Employer of Choice?

HC Online magazine recently published the following list of regulations which were developed for a group of employees working in a London in the mid 19th Century. The original document, detailing the “statement to employees” was date-stamped 1852 and it was found in the ruins of the London office building.
When you feel inclined to lament your current working environment and conditions, share a thought for those who came before us. By comparison, most of us (in the western world anyway) have got it pretty good!
  1. This firm has reduced the hours of work, and the clerical staff will now only have to be present between the hours of 6am and 7pm weekdays.
  2. Clothing must be of sober nature. The clerical staff will not disport themselves in raiment of bright colours, nor will they wear hose unless in good repair.
  3. Overshoes and topcoats may not be worn in the office, but neck scarves and headwear may be worn in inclement weather.
  4. A stove is provided for the benefit of the clerical staff. Coal and wood must be kept in the locker. It is recommended that each member of the clerical staff bring four pounds of coal each day during the cold weather.

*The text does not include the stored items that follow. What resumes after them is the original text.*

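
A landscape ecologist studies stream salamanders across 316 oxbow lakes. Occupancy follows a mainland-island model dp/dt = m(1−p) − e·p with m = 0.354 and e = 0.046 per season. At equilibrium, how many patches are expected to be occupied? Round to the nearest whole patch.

p* = m/(m+e) = 0.354/0.4000 = 0.8850.
Expected occupied patches = N × p* = 316 × 0.8850 = 279.66 ≈ 280.

280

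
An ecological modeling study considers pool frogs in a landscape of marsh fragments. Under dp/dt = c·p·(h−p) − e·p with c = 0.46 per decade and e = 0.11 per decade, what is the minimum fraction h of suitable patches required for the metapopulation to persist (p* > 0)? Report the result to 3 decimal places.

0.239

p* = h − e/c is positive only when h > e/c.
h_min = e/c = 0.11/0.46 = 0.2391.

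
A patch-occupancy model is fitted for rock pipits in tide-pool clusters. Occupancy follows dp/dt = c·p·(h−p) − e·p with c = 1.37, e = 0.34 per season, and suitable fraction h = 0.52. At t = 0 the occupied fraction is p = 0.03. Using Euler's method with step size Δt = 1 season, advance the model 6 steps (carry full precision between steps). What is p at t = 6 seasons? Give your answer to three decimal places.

Update rule: p ← p + [c·p·(h−p) − e·p]·Δt with Δt = 1.
  1  |  dp/dt·Δt = +0.009939  |  p_1 = 0.039939
  2  |  dp/dt·Δt = +0.012688  |  p_2 = 0.052627
  3  |  dp/dt·Δt = +0.015804  |  p_3 = 0.068431
  4  |  dp/dt·Δt = +0.019068  |  p_4 = 0.087499
  5  |  dp/dt·Δt = +0.022096  |  p_5 = 0.109595
  6  |  dp/dt·Δt = +0.024358  |  p_6 = 0.133953

0.134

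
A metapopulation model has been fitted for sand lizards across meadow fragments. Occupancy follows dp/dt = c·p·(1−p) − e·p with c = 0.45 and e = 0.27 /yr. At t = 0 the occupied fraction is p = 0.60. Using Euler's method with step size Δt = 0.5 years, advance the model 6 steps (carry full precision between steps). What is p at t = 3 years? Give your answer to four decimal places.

0.4911

Update rule: p ← p + [c·p·(1−p) − e·p]·Δt with Δt = 0.5.
  1  |  dp/dt·Δt = -0.027000  |  p_1 = 0.573000
  2  |  dp/dt·Δt = -0.022304  |  p_2 = 0.550696
  3  |  dp/dt·Δt = -0.018672  |  p_3 = 0.532024
  4  |  dp/dt·Δt = -0.015804  |  p_4 = 0.516220
  5  |  dp/dt·Δt = -0.013499  |  p_5 = 0.502721
  6  |  dp/dt·Δt = -0.011619  |  p_6 = 0.491102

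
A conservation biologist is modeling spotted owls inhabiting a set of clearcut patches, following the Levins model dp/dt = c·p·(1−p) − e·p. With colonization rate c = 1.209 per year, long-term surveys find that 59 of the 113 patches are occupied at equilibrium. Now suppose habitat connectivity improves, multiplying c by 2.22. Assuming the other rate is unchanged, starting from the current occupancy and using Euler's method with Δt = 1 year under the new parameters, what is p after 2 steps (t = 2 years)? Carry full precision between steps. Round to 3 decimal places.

0.638

Observed p* = 59/113 = 0.52212.
Balance c(1−p*) = e gives e = 1.209×(1 − 0.52212) = 0.57775.
Starting from p₀ = 0.52212; update p ← p + (dp/dt)·Δt with the new parameters.
  1  |  dp/dt·Δt = +0.368023  |  p_1 = 0.890147
  2  |  dp/dt·Δt = -0.251830  |  p_2 = 0.638317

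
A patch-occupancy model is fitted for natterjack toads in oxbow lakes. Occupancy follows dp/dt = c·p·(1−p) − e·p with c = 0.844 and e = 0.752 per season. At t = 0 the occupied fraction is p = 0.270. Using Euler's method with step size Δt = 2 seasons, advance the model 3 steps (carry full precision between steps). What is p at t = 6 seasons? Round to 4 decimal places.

0.1510

Update rule: p ← p + [c·p·(1−p) − e·p]·Δt with Δt = 2.
p: 0.27000 → 0.19662  (Δp = -0.07338)
p: 0.19662 → 0.16754  (Δp = -0.02908)
p: 0.16754 → 0.15099  (Δp = -0.01656)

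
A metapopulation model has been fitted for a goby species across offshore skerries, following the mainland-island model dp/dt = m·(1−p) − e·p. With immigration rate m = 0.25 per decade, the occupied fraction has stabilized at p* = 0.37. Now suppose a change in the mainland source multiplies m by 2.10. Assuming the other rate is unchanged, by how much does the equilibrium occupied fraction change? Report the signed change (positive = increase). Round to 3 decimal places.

0.182

Balance m(1−p*) = e·p* gives e = m(1−p*)/p* = 0.25×0.63000/0.37000 = 0.42568.
New p* = m/(m+e) = 0.52500/(0.52500+0.42568) = 0.55224.
Δp* = 0.55224 − 0.37000 = +0.18224.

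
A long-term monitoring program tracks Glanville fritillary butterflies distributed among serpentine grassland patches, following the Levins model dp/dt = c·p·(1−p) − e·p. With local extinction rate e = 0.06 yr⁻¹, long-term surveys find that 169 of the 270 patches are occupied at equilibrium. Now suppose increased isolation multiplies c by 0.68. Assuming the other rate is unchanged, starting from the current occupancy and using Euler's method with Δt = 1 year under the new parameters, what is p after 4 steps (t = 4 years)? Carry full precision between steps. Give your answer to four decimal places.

0.5836

Observed p* = 169/270 = 0.62593.
Balance c(1−p*) = e gives c = e/(1 − 0.62593) = 0.06/0.37407 = 0.16040.
Starting from p₀ = 0.62593; update p ← p + (dp/dt)·Δt with the new parameters.
t = 1: p = 0.62593 + (-0.01202) = 0.61391
t = 2: p = 0.61391 + (-0.01098) = 0.60293
t = 3: p = 0.60293 + (-0.01006) = 0.59286
t = 4: p = 0.59286 + (-0.00924) = 0.58362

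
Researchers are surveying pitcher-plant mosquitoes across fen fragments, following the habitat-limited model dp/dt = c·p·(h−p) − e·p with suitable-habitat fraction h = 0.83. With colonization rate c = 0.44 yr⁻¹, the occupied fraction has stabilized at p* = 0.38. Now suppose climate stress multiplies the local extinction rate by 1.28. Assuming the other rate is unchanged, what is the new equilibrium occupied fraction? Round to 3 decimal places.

0.254

Balance c(h−p*) = e gives e = 0.44×(0.83 − 0.38000) = 0.19800.
New p* = 0.83 − e/c = 0.83 − 0.25344/0.44000 = 0.25400.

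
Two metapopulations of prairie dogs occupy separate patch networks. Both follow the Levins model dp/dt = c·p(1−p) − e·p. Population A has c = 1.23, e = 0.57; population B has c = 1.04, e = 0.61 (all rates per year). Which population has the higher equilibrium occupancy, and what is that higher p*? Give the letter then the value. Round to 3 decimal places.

A: p*_A = 1 − 0.57/1.23 = 0.5366.
B: p*_B = 1 − 0.61/1.04 = 0.4135.
A is higher at 0.5366.

A, 0.537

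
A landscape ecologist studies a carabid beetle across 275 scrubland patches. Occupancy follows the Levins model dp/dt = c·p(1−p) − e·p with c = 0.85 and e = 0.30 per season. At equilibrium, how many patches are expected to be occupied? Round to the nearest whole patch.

p* = 1 − e/c = 1 − 0.30/0.85 = 0.6471.
Expected occupied patches = N × p* = 275 × 0.6471 = 177.94 ≈ 178.

178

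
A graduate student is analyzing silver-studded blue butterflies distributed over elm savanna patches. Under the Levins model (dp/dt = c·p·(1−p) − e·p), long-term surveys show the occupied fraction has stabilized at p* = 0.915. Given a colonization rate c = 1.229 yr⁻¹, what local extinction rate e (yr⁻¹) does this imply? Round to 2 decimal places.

0.10

At equilibrium c(1−p*) = e.
e = 1.229 × (1 − 0.915) = 1.229 × 0.0850 = 0.1045.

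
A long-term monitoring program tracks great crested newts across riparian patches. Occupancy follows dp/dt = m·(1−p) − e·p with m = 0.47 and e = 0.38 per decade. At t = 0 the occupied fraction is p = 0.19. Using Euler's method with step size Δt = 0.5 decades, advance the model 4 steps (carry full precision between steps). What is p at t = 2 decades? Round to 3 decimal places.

Update rule: p ← p + [m·(1−p) − e·p]·Δt with Δt = 0.5.
step 1: Δp = +0.15425, p = 0.34425
step 2: Δp = +0.08869, p = 0.43294
step 3: Δp = +0.05100, p = 0.48394
step 4: Δp = +0.02932, p = 0.51327

0.513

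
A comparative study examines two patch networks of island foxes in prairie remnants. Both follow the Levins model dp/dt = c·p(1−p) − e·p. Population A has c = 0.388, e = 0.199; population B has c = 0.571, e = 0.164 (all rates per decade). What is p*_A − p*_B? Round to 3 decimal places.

-0.226

A: p*_A = 1 − 0.199/0.388 = 0.4871.
B: p*_B = 1 − 0.164/0.571 = 0.7128.
p*_A − p*_B = 0.4871 − 0.7128 = -0.2257.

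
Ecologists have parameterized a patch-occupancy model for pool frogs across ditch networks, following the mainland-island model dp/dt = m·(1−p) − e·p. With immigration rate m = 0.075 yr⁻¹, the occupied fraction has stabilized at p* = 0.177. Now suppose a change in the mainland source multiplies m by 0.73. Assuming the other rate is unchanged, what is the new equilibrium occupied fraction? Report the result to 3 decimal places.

0.136

Balance m(1−p*) = e·p* gives e = m(1−p*)/p* = 0.075×0.82300/0.17700 = 0.34873.
New p* = m/(m+e) = 0.05475/(0.05475+0.34873) = 0.13569.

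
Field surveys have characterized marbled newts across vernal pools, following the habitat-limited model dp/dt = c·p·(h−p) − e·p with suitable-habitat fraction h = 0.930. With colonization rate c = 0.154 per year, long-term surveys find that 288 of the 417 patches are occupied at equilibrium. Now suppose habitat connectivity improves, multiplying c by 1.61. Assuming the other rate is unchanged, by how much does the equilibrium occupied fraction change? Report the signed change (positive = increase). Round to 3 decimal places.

0.091

Observed p* = 288/417 = 0.69065.
Balance c(h−p*) = e gives e = 0.154×(0.93 − 0.69065) = 0.03686.
New p* = 0.93 − e/c = 0.93 − 0.03686/0.24794 = 0.78134.
Δp* = 0.78134 − 0.69065 = +0.09069.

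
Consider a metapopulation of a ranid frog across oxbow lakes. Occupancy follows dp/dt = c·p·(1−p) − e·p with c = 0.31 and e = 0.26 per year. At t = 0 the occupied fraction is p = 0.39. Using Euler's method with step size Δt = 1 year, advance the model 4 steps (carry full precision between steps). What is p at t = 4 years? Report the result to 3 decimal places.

Update rule: p ← p + [c·p·(1−p) − e·p]·Δt with Δt = 1.
p: 0.39000 → 0.36235  (Δp = -0.02765)
p: 0.36235 → 0.33976  (Δp = -0.02258)
p: 0.33976 → 0.32097  (Δp = -0.01880)
p: 0.32097 → 0.30508  (Δp = -0.01589)

0.305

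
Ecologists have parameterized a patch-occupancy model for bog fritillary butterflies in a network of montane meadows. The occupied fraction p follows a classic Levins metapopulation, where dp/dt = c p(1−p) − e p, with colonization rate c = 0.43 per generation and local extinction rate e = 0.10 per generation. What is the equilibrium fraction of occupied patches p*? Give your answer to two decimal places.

At equilibrium, colonization balances extinction: c·p*·(1−p*) = e·p*.
So p* = 1 − e/c = 1 − 0.10/0.43 = 1 − 0.2326 = 0.7674.

0.77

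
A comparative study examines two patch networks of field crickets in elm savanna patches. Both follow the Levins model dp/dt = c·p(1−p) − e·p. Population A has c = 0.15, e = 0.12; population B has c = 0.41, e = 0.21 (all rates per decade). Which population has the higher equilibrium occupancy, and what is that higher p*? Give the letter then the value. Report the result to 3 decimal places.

A: p*_A = 1 − 0.12/0.15 = 0.2000.
B: p*_B = 1 − 0.21/0.41 = 0.4878.
B is higher at 0.4878.

B, 0.488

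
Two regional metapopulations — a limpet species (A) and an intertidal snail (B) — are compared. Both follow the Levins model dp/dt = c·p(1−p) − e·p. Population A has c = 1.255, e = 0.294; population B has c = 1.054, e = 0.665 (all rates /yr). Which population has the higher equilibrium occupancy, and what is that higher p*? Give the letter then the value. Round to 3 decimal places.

A: p*_A = 1 − 0.294/1.255 = 0.7657.
B: p*_B = 1 − 0.665/1.054 = 0.3691.
A is higher at 0.7657.

A, 0.766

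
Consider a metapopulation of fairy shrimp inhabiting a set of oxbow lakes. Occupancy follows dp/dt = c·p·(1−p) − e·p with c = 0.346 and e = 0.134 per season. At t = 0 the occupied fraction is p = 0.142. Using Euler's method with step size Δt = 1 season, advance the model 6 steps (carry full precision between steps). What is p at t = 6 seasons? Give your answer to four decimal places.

0.3119

Update rule: p ← p + [c·p·(1−p) − e·p]·Δt with Δt = 1.
p: 0.14200 → 0.16513  (Δp = +0.02313)
p: 0.16513 → 0.19070  (Δp = +0.02557)
p: 0.19070 → 0.21855  (Δp = +0.02785)
p: 0.21855 → 0.24835  (Δp = +0.02981)
p: 0.24835 → 0.27966  (Δp = +0.03131)
p: 0.27966 → 0.31189  (Δp = +0.03223)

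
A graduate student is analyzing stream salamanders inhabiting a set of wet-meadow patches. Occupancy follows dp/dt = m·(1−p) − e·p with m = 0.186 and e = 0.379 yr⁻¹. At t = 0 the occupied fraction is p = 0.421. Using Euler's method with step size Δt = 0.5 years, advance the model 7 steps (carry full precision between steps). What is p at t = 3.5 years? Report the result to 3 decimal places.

Update rule: p ← p + [m·(1−p) − e·p]·Δt with Δt = 0.5.
step 1: Δp = -0.02593, p = 0.39507
step 2: Δp = -0.01861, p = 0.37646
step 3: Δp = -0.01335, p = 0.36311
step 4: Δp = -0.00958, p = 0.35353
step 5: Δp = -0.00687, p = 0.34666
step 6: Δp = -0.00493, p = 0.34173
step 7: Δp = -0.00354, p = 0.33819

0.338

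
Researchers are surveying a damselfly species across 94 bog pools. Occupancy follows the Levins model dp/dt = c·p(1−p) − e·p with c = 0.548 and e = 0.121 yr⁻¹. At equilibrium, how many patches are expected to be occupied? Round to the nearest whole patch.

p* = 1 − e/c = 1 − 0.121/0.548 = 0.7792.
Expected occupied patches = N × p* = 94 × 0.7792 = 73.24 ≈ 73.

73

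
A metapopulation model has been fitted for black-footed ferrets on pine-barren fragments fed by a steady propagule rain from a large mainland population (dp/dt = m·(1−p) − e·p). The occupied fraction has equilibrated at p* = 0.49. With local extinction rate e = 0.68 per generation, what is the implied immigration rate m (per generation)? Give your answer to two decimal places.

At equilibrium m(1−p*) = e·p*, so m = e·p*/(1−p*).
m = 0.68 × 0.49 / 0.5100 = 0.3332/0.5100 = 0.6533.

0.65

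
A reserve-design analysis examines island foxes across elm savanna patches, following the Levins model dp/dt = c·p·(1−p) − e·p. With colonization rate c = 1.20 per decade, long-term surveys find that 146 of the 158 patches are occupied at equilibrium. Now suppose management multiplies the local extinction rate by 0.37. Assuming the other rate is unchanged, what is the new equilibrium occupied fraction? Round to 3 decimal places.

Observed p* = 146/158 = 0.92405.
Balance c(1−p*) = e gives e = 1.20×(1 − 0.92405) = 0.09114.
New p* = 1 − e/c = 1 − 0.03372/1.20000 = 0.97190.

0.972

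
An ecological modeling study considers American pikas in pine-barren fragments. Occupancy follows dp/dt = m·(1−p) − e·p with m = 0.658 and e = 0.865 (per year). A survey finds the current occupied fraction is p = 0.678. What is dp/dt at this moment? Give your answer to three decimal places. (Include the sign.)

Colonization term: m·(1−p) = 0.658×0.3220 = 0.21188.
Extinction term: e·p = 0.58647.
dp/dt = 0.21188 − 0.58647 = -0.37459.

-0.375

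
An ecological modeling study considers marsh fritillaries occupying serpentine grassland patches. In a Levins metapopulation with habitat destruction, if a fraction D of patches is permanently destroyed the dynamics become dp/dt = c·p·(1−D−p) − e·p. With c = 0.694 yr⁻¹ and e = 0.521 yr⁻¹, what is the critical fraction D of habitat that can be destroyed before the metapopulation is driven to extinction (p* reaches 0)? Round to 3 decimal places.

0.249

The nontrivial equilibrium is p* = (1−D) − e/c; extinction occurs when this hits zero.
So D_crit = 1 − e/c = 1 − 0.521/0.694 = 1 − 0.7507 = 0.2493.
Note this equals the original equilibrium occupancy — the Levins extinction-debt result.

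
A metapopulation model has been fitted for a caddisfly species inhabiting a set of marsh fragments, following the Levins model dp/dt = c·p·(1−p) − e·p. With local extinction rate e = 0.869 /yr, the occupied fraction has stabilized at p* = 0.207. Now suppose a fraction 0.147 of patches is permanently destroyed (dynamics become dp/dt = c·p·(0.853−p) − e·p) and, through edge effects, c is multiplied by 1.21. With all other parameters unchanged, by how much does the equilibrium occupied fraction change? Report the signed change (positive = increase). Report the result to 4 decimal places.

Balance c(1−p*) = e gives c = e/(1 − 0.20700) = 0.869/0.79300 = 1.09584.
New p* = 0.853 − e/c = 0.853 − 0.86900/1.32597 = 0.19763.
Δp* = 0.19763 − 0.20700 = -0.00937.

-0.0094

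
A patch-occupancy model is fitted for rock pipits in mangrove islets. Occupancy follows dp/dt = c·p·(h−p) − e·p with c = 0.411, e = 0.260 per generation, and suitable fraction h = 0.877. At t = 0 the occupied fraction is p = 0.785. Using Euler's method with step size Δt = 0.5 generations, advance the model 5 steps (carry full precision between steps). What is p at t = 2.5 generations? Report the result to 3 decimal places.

Update rule: p ← p + [c·p·(h−p) − e·p]·Δt with Δt = 0.5.
  1  |  dp/dt·Δt = -0.087209  |  p_1 = 0.697791
  2  |  dp/dt·Δt = -0.065015  |  p_2 = 0.632776
  3  |  dp/dt·Δt = -0.050503  |  p_3 = 0.582273
  4  |  dp/dt·Δt = -0.040429  |  p_4 = 0.541844
  5  |  dp/dt·Δt = -0.033120  |  p_5 = 0.508723

0.509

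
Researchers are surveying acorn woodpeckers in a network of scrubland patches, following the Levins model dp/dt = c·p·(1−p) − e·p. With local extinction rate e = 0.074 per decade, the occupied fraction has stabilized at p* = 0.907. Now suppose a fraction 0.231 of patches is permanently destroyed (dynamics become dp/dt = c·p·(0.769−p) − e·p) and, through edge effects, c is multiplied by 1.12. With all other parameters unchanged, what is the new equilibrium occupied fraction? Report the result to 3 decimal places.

0.686

Balance c(1−p*) = e gives c = e/(1 − 0.90700) = 0.074/0.09300 = 0.79570.
New p* = 0.769 − e/c = 0.769 − 0.07400/0.89118 = 0.68596.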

  5. No member of the clerical staff may leave the room without permission from the supervisor.
  6. No talking is allowed during business hours.
  7. The craving for tobacco, wine, or spirits is a human weakness, and as such is forbidden to all members of the clerical staff.
  8. Now that the hours of business have been drastically reduced, the partaking of food is allowed between 11:30 and noon, but work will not on any account cease!!
  9. Members of the clerical staff will provide their own pens. A new sharpener is available on application to the supervisor.
  10. The supervisor will nominate a senior clerk to be responsible for the cleanliness of the main office and the supervisor’s private office. All boys and juniors will report to him 40 minutes before prayers and will remain after closing hours for similar work. Brushes, brooms, scrubbers, and soap are provided by the owners.
  11. The owners recognise the generosity of the new labour laws, but will expect a great rise in output of work to compensate for these near Utopian conditions.